Besides, below doesn’t sound like Americans shifting their spending habits back toward normal, presuming before 2020 was normal. It sounds exactly like broad-based, economy-harming retrenching:

80% of Americans surveyed plan to change their actions to offset the impact of inflation and rising costs of everyday essentials:

42% are changing how they shop for groceries. This includes opting for cheaper items, avoiding brand names and buying only the essentials.
46% are either dining out less or consciously spending less when dining out.
31% are driving less to offset the soaring cost of gas.
23% are spending less on vacations or canceling them altogether.
22% are taking measures such as canceling subscriptions to the gym, cable, etc.



This BMO/Harris survey from the end of May, like jobless claims, pictures a serious amount of distress which can be more closely associated with gasoline meaning oil prices finally going a step (or two) too far. When? March.

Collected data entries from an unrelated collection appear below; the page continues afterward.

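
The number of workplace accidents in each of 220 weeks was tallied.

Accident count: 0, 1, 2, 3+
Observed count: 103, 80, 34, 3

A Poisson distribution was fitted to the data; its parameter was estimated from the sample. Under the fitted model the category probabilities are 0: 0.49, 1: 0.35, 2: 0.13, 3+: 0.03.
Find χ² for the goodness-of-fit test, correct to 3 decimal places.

Expected counts E_i = n·p_i: 220×0.49 = 107.8, 220×0.35 = 77, 220×0.13 = 28.6, 220×0.03 = 6.6.
χ² = (103−107.8)²/107.8 + (80−77)²/77 + (34−28.6)²/28.6 + (3−6.6)²/6.6
   = 0.2137 + 0.1169 + 1.0196 + 1.9636
Sum = 3.314

3.314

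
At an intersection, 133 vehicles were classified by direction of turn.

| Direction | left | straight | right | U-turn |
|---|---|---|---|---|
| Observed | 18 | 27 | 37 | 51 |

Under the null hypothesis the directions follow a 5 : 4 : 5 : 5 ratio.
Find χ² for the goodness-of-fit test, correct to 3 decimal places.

15.721

Ratio total = 19. Expected counts: 133×5/19 = 35, 133×4/19 = 28, 133×5/19 = 35, 133×5/19 = 35.
χ² = (18−35)²/35 + (27−28)²/28 + (37−35)²/35 + (51−35)²/35
   = 8.2571 + 0.0357 + 0.1143 + 7.3143
Sum = 15.721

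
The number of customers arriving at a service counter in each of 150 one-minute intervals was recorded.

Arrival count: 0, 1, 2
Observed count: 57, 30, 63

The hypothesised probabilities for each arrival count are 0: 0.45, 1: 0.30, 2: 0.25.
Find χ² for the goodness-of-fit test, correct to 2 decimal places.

Expected counts E_i = n·p_i: 150×0.45 = 67.5, 150×0.30 = 45, 150×0.25 = 37.5.
cat         O        E   (O−E)²/E
0          57     67.5      1.633
1          30       45      5.000
2          63     37.5     17.340
Sum = 23.97

23.97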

Remember March was also the month filled with the major financial fireworks, Treasury curve inversion to go with ridiculously low T-bill rates meaning monetary tightening in a very real sense the Fed’s rate hikes can only jealously envy. It all went down in March, which now seems to mean jobless claims going up.

Rather than the FOMC, the markets just may have nailed the economy’s (and it’s more than just this, remember Target and Walmart, applying far wider to more than just America) transition from weak but still reopening rebound to, perhaps, more squarely recession dynamics. It sure seems so to this point.

Confirmation, of course, still required and pending.

While any honest inquiry will take that possibility very seriously, the politics of rate hike theater will continue without doing so for the foreseeable future, for as long as possible (repeating the same pattern like policy cycles of the recent past). Yet, even that future is in doubt, markets very much trying to judge just how bad it might get before the theater closes its run for lack of audience.

Unfortunately for Jay, more so the world, it all continues to add up. And the math just isn’t inflationary. Never was.